Her chest stopped its labored rising and falling. I ran my fingers through dry strands of her gray-streaked red hair. The doctors and nurses consoled her husband, Tris, while I held her hands in mine until her warmth receded and I recoiled from her cooling flesh. My chair stuttered as my legs instinctively catapulted me up.
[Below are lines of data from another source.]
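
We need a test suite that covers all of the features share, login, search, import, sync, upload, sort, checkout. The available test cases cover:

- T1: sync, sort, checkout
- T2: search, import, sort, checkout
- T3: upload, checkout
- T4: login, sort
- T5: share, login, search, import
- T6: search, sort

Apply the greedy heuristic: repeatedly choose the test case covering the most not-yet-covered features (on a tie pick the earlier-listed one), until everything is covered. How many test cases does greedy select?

Pick 1: T2 covers 4 new features (search, import, sort, checkout).
Pick 2: T5 covers 2 new features (share, login).
Pick 3: T1 covers 1 new features (sync).
Pick 4: T3 covers 1 new features (upload).
Greedy uses 4 test cases. (The true minimum is 3.)

4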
My body went rigid and my back muscles tensed so tight it felt like my chest would crack open at the sternum—heart, lungs, and guts exposed to the world. I grabbed my bag and mumbled my way out of the room and out onto the street, the hospital doors banging behind me as they repeatedly closed and opened.
***
Crossing the park’s perimeter felt like I’d breached the event horizon of a black hole. Time stretched and my movements felt elongated like I was stepping through thickened space which oozed around me like flowing molasses. Trees and tall grass bristled in the September breeze, the sun blinked through a cloud-spotted sky. Hues of green shifted and waved, flashing gold as I stepped along asphalt paths. Bicycles and runners whizzed by me but I was un-flustered. I reached the lake and looked out onto the water, a mix of deep blue and dirty bathwater-brown with glints of platinum when waves crested under the sun. Ducks descended and launched from murky ponds, forming Vs in the sky like fighter jets on the 4th of July.
***
I moved past the carousel and found myself at the tail-end of a zebra, whose tail slapped at flies on its meaty haunches. I listened to it bray and whinny and trot around an arid scene of sandy-brown cracked dirt: African savanna at the edge of my city. The zebra darted with whimsy, unbridled and free, pausing now and again to chew on tiny patches of browning grass. It preened and stomped. I tried to count its stripes, see if I could find a pattern along its body. What did its skin look like behind the alternating frenzy of black and white? Was it pink, vibrant red blood coursing through a web of capillaries or was it pale and gray, clammy and cold like Lucille’s skin in the end?